Many attempts have been made by bioinformaticians to predict protein active sites based on their three-dimensional shape and electrical charge profile, but with limited success. Essentially, this is a statistical problem, as there are experimental data to guide us, but these data are often noisy and complex. In this project we will develop statistical models of a protein's surface to help unravel this complexity, and improve predictions. Non-statistical and deterministic work already exist, for example, Pickering et al (2001) and Davies et al (2002) but it needs to be extended to allow for statistical variation.

No prior biological knowledge will be assumed: training will be provided as required.

Project 26: Protein Structure and Distributions on Rotations   (Prof K.V. Mardia) - in collaboration with Dr. T. Hamelryck, University of Copenhagen.
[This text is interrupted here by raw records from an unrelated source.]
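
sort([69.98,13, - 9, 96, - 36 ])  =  [-36, - 9, 13,69.98, 96 ] 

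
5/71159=5/71159  =  0.00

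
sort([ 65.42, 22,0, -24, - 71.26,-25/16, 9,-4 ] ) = [ - 71.26,-24, - 4, - 25/16, 0, 9,22,65.42 ] 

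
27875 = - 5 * ( - 5575)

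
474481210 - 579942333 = - 105461123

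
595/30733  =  595/30733   =  0.02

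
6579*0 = 0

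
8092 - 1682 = 6410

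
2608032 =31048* 84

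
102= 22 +80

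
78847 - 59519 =19328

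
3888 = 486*8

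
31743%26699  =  5044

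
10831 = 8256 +2575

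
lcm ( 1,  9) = 9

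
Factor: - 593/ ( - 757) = 593^1*757^( - 1) 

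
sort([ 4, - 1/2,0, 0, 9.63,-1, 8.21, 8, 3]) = [ - 1, -1/2, 0, 0,3, 4,8, 8.21, 9.63]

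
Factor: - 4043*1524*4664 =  - 2^5 * 3^1*11^1 * 13^1*53^1  *  127^1 * 311^1 = - 28737385248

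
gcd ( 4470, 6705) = 2235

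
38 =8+30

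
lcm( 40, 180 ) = 360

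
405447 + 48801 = 454248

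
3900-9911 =- 6011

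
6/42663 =2/14221   =  0.00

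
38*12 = 456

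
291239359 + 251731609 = 542970968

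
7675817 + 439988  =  8115805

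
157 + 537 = 694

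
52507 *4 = 210028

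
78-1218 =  - 1140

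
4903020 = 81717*60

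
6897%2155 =432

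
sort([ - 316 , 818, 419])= [ - 316,419, 818 ] 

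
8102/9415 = 8102/9415 =0.86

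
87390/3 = 29130 = 29130.00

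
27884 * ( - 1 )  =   - 27884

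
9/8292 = 3/2764 = 0.00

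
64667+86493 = 151160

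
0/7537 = 0= 0.00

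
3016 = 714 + 2302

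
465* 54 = 25110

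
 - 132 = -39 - 93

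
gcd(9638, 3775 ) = 1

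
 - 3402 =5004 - 8406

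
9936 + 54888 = 64824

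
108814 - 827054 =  - 718240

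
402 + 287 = 689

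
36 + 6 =42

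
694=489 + 205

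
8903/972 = 9+155/972 =9.16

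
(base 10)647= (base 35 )IH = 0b1010000111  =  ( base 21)19h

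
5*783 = 3915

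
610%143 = 38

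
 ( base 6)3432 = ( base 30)R2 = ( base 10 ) 812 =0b1100101100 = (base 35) N7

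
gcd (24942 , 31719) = 3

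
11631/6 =3877/2 = 1938.50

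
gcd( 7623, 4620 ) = 231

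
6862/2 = 3431 = 3431.00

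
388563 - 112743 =275820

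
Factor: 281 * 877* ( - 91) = -7^1 * 13^1*281^1*877^1= - 22425767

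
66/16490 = 33/8245 = 0.00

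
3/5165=3/5165 = 0.00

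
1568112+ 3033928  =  4602040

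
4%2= 0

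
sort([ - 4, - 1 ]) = [ - 4,- 1] 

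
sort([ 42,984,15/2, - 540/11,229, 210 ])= [ -540/11,15/2,42,210,229,984 ]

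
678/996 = 113/166 = 0.68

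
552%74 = 34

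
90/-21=  -  5 + 5/7 = - 4.29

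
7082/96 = 3541/48 = 73.77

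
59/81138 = 59/81138 = 0.00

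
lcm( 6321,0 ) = 0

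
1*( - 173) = - 173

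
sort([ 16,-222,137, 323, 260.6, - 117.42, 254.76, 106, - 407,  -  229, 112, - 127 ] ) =[-407, - 229,-222, - 127,-117.42, 16 , 106, 112, 137,254.76,260.6,323]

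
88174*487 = 42940738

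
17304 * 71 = 1228584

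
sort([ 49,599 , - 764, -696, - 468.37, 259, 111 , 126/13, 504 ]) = [ - 764, - 696, - 468.37, 126/13,49,  111, 259,  504 , 599] 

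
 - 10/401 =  - 1 + 391/401 = - 0.02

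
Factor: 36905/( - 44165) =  - 61^1*73^( - 1 ) =- 61/73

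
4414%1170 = 904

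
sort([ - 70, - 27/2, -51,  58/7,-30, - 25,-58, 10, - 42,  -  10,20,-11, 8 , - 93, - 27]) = [-93, - 70, - 58,-51,-42,-30, - 27,  -  25, - 27/2,-11, - 10, 8, 58/7, 10, 20]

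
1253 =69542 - 68289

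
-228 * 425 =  - 96900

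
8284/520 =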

An organism's DNA, including its genes, holds almost all the information required for its development and function. Human understanding of this information is at an early stage, but is accumulating rapidly due to new high throughput forms of experimentation. This has led to large and rapidly expanding databases of DNA sequence, and related databases of the structure and function of biomolecules such as proteins. Bioinformatics is concerned with the development of these databases, and tools for deciphering and exploiting the information they contain.

Bioinformatics has various challenging problems related to protein structure. Protein structure can be described through some angles known as conformational angles. There is a need for suitable directional models to understand and investigate properties of the structure. Mardia and Jupp's research monograph (Directional Statistics, 2000, Wiley) provides a starting point. However, various tools need to be developed as the conformational angles are correlated. In particular, this project will get deeper into how protein folds through their neighboring atomic orientation; it needs extending distributions on rotation matrices known as Fisher Matrix Distribution. The research will be driven by protein data of which we have a good representative from Copenhagen University as well as from our recent research papers.

No knowledge of protein structure or directional statistics will be assumed since full training will be given as necessary.

Project 27: Bayesian Hierarchical Alignment Models and Flexible Proteins   (Prof K.V. Mardia)

Various new challenging and interesting problems in shape analysis have been appearing from different scientific areas including bioinformatics and image analysis.

In shape analysis, one assumes that the points in two or more configurations are labeled and these configurations are to be matched after filtering out some transformation such as a rigid transformation .Green, P.J. and Mardia, K.V. (2006, Biometrika, 93) have developed a new method to align unlabelled configurations under rigid transformation. This project will extend the methodology to allow for various different type of transformations, mostly motivated by problems in Protein Bioinformatics.

It is well known that proteins are the work-horses of all living systems. A protein is a sequence of amino acids, of which there are twenty types. The sequence folds into a 3-dimensional structure.This three- dimensional shape of a protein plays a key role in determining its function, so proteins in which particular atoms have very similar configurations in space often have similar functions. There is therefore a need for efficient methodology to align the proteins after allowing for appropriate geometrical transformations .Real problems in Protein Bioinformatics can be very complex such as their flexibility . This project will develop methods to allow for their flexibility. Various data sets are already available to test the adequacy of the tools developed under this project.